Как в свое время Уборевичу, Якиру тоже вскоре после маневров было сделано предложение возглавить Генштаб или Военно-Воздушные Силы. То есть и того, и другого хозяин хотел — хотел ли? — перебросить на авиацию. Тут следовало скомандовать себе «стоп!» и заняться тем, что положено. Кузьмичевым, к примеру, где определенно попали в масть. Его следовало попридержать, Кузьмичева. Он попадал в самый центр пересечений. Когда пойдут показания на Якира, можно определиться точнее. Уборевич («Какой из меня авиатор?») отказался сам, заручившись поддержкой Орджоникидзе. Якир вроде бы не отнекивался, но тем не менее остался на Украине. По просьбе Постышева и Косиора. Он им там нужен, Якир? Его начштаба комдива Кучинского все-таки перевели в Москву. Начальником Академии Генерального штаба! С какого боку он Якиру, Дмитрий Александрович, бывший офицер? С Примаковым вопрос ясен — бойцы вспоминают минувшие дни. А товарищ Кучинский?

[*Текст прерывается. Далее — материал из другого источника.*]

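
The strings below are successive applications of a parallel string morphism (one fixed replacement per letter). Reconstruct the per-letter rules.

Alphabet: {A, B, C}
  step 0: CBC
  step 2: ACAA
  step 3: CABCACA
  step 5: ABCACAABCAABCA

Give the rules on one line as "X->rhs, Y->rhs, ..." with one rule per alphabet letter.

A->CA, B->A, C->B

  step 2 ⇒ step 3: ACAA ⇒ CA·B·CA·CA
    A ↦ CA
    C ↦ B
    B ↦ A  (constrained at step 0)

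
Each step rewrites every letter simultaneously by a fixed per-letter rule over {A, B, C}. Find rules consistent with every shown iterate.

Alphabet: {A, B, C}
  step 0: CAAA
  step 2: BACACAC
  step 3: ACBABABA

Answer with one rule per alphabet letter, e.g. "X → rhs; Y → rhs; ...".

A->B, B->AC, C->A

  step 2 ⇒ step 3: BACACAC ⇒ AC·B·A·B·A·B·A
    A ↦ B
    B ↦ AC
    C ↦ A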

Ежов поднаторел в увлекательном (страшно и весело, как на качелях) исчислении от заданного результата к вероятным деталям, с последующей подгонкой под заданный результат. Переживая ни с чем не сравнимое ощущение постепенного приближения к направляющей воле, с ее безжалостной сверхарифметикой, он испытывал легкое головокружение. Вело, как от хорошего вина.
Да, Кузьмичева полезно поберечь. Что общего у него с «партизанами»? За «партизан» пусть отвечает Баар и кто там еще у них? Шинкаренко? Захаров? Слива?
Из бокса Кузьмичева вывели под руки — ослеп. Беспрерывно текли слезы.
— Плачьте, плачьте,— успокоил опытный сокамерник.— Скоро начнете видеть. Обычное дело.
По новому сценарию от него требовались показания на Тухачевского, Уборевича и, понятно, Якира. Выбор Сталина вновь оказался гениален и прост: на Туровском (офицер старой армии, член РСДРП(б) с 1911 года, революционную работу начал в Чернигове гимназистом, арестован и выслан в Вятку, с 1918 года — бессменный начальник штаба соединений червонного казачества, начальник штаба Харьковского ВО, арминспектор Киевского ВО) все стягивалось в узел. Не схема — броня! Примаков — Туровский — Якир — Дубовой — Тухачевский (первое направление) и Уборевич — Эйдеман — Примаков — Туровский (второе).
Пока ослепший Кузьмичев маялся в ожидании допроса, его передали другому следователю.